Permanent health insurance provides a regular tax-free income for policyholders if they are unable to work due to accident or sickness. It is available to both the employed and the self-employed.
The benefits, which can be level or inflation-linked, start after a ‘waiting’, or ‘deferred’ period, which is set when the policy is taken out. This can range from four weeks to 52 weeks.
Typically, the longer the deferred period, the cheaper the policy. The cost of policies is also determined by your general state of health, age, occupation and the level of income required.

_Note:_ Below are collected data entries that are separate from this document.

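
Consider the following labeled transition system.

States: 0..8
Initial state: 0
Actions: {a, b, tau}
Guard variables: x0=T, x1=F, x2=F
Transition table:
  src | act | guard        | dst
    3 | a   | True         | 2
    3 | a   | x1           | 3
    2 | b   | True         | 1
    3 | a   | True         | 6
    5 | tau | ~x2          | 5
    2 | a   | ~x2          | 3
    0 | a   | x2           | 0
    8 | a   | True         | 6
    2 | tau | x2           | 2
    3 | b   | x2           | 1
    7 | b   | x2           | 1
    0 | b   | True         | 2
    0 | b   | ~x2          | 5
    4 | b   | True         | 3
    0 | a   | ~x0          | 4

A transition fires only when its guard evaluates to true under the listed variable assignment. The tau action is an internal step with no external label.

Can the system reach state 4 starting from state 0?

Guard filter leaves 9 enabled edge(s).
Layer 0: {0}
Layer 1: {2,5}  now seen {0,2,5}
Layer 2: {1,3}  now seen {0,1,2,3,5}
Layer 3: {6}  now seen {0,1,2,3,5,6}
Reachable = {0,1,2,3,5,6}

Answer: UNREACHABLE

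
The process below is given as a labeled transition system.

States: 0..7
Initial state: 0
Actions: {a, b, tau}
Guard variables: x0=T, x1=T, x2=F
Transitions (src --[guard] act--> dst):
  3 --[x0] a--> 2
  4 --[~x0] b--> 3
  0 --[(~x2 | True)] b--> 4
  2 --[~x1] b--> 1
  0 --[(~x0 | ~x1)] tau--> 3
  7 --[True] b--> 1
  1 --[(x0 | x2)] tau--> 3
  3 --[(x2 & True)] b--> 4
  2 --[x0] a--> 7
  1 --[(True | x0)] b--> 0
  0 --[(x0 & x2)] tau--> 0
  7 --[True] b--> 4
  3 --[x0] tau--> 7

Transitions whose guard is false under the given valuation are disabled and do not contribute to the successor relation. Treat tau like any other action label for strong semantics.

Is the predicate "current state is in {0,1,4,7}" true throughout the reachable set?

Safe = {0,1,4,7}
Reach set: {0,4}
  0: ok
  4: ok

Answer: INVARIANT HOLDS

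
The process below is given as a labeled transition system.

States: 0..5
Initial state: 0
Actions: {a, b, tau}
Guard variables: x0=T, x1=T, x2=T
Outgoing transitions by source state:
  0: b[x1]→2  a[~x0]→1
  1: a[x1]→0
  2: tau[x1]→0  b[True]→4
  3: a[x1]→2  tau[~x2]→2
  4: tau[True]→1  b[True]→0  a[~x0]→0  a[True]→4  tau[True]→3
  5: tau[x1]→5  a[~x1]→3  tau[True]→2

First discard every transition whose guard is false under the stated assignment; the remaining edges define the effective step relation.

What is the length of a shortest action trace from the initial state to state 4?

Answer: 2

Analysis:
BFS to 4:
  Layer 0: {0}
  Layer 1: {2}
  Layer 2: {4}
depth(4)=2, e.g. b·b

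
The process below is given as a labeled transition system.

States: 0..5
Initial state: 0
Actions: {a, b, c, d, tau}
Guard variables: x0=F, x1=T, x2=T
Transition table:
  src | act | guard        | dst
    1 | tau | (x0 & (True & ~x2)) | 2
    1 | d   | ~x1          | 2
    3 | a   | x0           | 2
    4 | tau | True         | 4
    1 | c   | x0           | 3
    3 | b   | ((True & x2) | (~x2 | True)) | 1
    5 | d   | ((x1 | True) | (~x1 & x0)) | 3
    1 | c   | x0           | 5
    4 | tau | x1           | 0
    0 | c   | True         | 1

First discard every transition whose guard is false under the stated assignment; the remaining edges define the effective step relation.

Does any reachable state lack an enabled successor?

Answer: DEADLOCK at state 1

Trace:
R = {0,1}
  0: c→1  [1 out]
  1: ∅  [deadlock]
trace reaching 1: c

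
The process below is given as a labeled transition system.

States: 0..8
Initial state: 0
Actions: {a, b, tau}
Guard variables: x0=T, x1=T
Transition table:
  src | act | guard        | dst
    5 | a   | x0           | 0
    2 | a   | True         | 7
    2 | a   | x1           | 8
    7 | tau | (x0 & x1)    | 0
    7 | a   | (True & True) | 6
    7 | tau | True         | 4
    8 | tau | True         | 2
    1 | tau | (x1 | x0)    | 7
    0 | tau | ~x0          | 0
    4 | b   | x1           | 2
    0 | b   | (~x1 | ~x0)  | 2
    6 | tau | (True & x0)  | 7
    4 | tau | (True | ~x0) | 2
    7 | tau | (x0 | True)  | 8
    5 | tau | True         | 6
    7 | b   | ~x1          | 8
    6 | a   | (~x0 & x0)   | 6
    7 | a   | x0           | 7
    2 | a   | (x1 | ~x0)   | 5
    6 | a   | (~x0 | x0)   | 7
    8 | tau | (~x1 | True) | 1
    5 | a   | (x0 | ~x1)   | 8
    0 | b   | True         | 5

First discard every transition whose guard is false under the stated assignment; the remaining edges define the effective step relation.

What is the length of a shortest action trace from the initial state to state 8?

Answer: 2

Analysis:
Breadth-first toward 8:
  depth 0: {0}
  depth 1: {5}
  depth 2: {6,8}
8 enters at depth 2; path b·a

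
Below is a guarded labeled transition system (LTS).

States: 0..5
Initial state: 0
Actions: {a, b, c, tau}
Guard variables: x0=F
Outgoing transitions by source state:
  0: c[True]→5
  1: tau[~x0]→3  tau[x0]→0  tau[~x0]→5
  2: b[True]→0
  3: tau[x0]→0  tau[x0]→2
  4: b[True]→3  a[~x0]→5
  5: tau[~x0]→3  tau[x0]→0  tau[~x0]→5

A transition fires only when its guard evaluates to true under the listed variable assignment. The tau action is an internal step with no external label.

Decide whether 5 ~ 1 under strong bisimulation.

Bisimulation quotient by refinement:
  round 0: {{0,1,2,3,4,5}}
  round 1: {{0},{1,5},{2},{3},{4}}
5 equivalence class(es) (converged in 2)
[5]={1,5}  [1]={1,5}

Answer: BISIMILAR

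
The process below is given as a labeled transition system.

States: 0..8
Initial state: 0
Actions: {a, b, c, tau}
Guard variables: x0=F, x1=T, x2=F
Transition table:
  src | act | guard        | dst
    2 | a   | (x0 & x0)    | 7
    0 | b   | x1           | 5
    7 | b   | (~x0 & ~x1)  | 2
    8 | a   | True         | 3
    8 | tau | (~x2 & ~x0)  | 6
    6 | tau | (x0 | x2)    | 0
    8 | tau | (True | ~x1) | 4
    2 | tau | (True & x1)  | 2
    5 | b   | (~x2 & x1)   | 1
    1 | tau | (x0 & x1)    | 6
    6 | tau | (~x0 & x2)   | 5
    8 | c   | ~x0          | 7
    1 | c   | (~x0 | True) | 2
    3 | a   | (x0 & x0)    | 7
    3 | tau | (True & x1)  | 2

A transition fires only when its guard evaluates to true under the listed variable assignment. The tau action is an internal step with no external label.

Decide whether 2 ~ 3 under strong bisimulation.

Answer: BISIMILAR

Trace:
Bisimulation quotient by refinement:
  P[0] = {{0,1,2,3,4,5,6,7,8}}
  P[1] = {{0,5},{1},{2,3},{4,6,7},{8}}
  P[2] = {{0},{1},{2,3},{4,6,7},{5},{8}}
Fixed point at round 3; 6 class(es).
[2]={2,3}  [3]={2,3}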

Once the benefits have started, they will continue until the policy expires, or the insured person returns to work or dies. However, in many cases a policy will have a fixed term, usually to the standard retirement age, i.e. 60 in the case of a woman, 65 in the case of a man.
The exact level of the payments you receive will differ according to whether you take the policy out yourself or as part of an employer’s group scheme, and there is generally a choice of budget, standard and comprehensive plans.
Many employers place a ceiling on the percentage they will pay out, e.g. 50% or 60% of income. Also, PHI policies are permanent and cannot be cancelled by the insurer before the agreed date, regardless of the number of claims made, unless premiums are not paid.
As a term assurance policy, there is no investment element to a PHI policy, and no ‘survival’ payment if you live beyond the term.
Note: Permanent health insurance is sometimes referred to as Disability Insurance, Income Protection or Income Replacement.
How much PHI do I need?
This depends on your individual circumstances, in particular whether you can afford a long ‘deferred’ period, e.g. one year. Often, this will depend on the amount of time your employer will support you when you are off work. Be sure to discuss this with an experienced broker, as you don’t want to be caught short.